What is Kidney Cancer? How to treat it?

  Renal cell carcinoma (RCC) is one of the common malignant tumors of the urinary system, with an incidence rate of 2%-3%. With the development of imaging, the detection rate of renal cancer has been increasing. A small number of patients with large renal tumor or invasion to renal pelvis will show symptoms such as lumbar pain, abdominal mass, hematuria, etc. However, most patients with renal tumor do not have obvious symptoms in early stage, so the diagnosis of most early tumors mainly relies on imaging examinations: for example, conventional ultrasound can detect lesions of more than 1cm, but ultrasound does not have a good tendency to diagnose benign and malignant, except for the diagnosis of malignant tumor. diagnosis.
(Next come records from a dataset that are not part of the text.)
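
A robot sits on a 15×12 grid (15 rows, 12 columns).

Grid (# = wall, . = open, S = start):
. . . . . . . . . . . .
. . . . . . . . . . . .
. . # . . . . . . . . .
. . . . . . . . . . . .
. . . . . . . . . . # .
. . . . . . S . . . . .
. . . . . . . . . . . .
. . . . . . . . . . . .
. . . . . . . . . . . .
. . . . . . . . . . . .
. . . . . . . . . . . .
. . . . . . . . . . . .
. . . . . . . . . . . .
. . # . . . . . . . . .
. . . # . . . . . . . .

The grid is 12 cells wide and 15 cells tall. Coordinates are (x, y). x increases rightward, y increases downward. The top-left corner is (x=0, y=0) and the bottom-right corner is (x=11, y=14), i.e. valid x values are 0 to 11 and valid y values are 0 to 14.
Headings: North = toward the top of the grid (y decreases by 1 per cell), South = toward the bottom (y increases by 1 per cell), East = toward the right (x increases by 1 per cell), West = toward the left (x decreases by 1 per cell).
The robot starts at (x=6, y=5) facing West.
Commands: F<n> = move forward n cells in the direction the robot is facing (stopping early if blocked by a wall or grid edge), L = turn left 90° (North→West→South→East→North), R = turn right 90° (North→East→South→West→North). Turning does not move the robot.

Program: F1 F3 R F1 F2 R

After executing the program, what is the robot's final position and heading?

Start: (x=6, y=5), facing West
  F1: move forward 1, now at (x=5, y=5)
  F3: move forward 3, now at (x=2, y=5)
  R: turn right, now facing North
  F1: move forward 1, now at (x=2, y=4)
  F2: move forward 1/2 (blocked), now at (x=2, y=3)
  R: turn right, now facing East
Final: (x=2, y=3), facing East

Answer: Final position: (x=2, y=3), facing East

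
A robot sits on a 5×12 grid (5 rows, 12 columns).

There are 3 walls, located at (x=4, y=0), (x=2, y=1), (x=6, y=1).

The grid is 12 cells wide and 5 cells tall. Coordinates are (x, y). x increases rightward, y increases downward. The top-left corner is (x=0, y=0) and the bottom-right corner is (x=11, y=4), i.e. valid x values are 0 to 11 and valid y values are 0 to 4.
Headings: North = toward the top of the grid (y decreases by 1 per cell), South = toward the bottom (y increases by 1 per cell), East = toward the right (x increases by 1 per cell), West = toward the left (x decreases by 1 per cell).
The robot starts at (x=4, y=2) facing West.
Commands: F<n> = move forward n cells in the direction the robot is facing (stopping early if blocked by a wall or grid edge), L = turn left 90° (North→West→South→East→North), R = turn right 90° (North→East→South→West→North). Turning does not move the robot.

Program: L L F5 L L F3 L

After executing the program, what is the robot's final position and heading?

Answer: Final position: (x=6, y=2), facing South

Derivation:
Start: (x=4, y=2), facing West
  L: turn left, now facing South
  L: turn left, now facing East
  F5: move forward 5, now at (x=9, y=2)
  L: turn left, now facing North
  L: turn left, now facing West
  F3: move forward 3, now at (x=6, y=2)
  L: turn left, now facing South
Final: (x=6, y=2), facing South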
Therefore, during daily physical examination, if ultrasound suggests neoplasm or occupancy in the kidney, further enhanced CT or MRI should be performed, because malignant renal tumor is rich in blood supply and will have enhanced changes when enhanced contrast is injected, which is good for differentiating benign and malignant renal tumors. Recently, with the development of ultrasonography, it is no longer a problem to distinguish renal cyst and cystic kidney cancer in clinical practice. Because imaging examination only has a diagnostic tendency, and 5%-10% of kidney tumors are difficult to identify the nature by imaging. Therefore, the final diagnosis of tumor still needs to rely on pathological diagnosis, which is the most reliable basis for biopsy results after kidney tumor removal.  After kidney tumor is found by some methods mentioned above, most patients will choose surgery. However, a small number of patients will continue to observe and wait for a period of time (for tumors that tend to be benign in imaging diagnosis, such as malignant tumors, active follow-up and observation is not a bad way to go).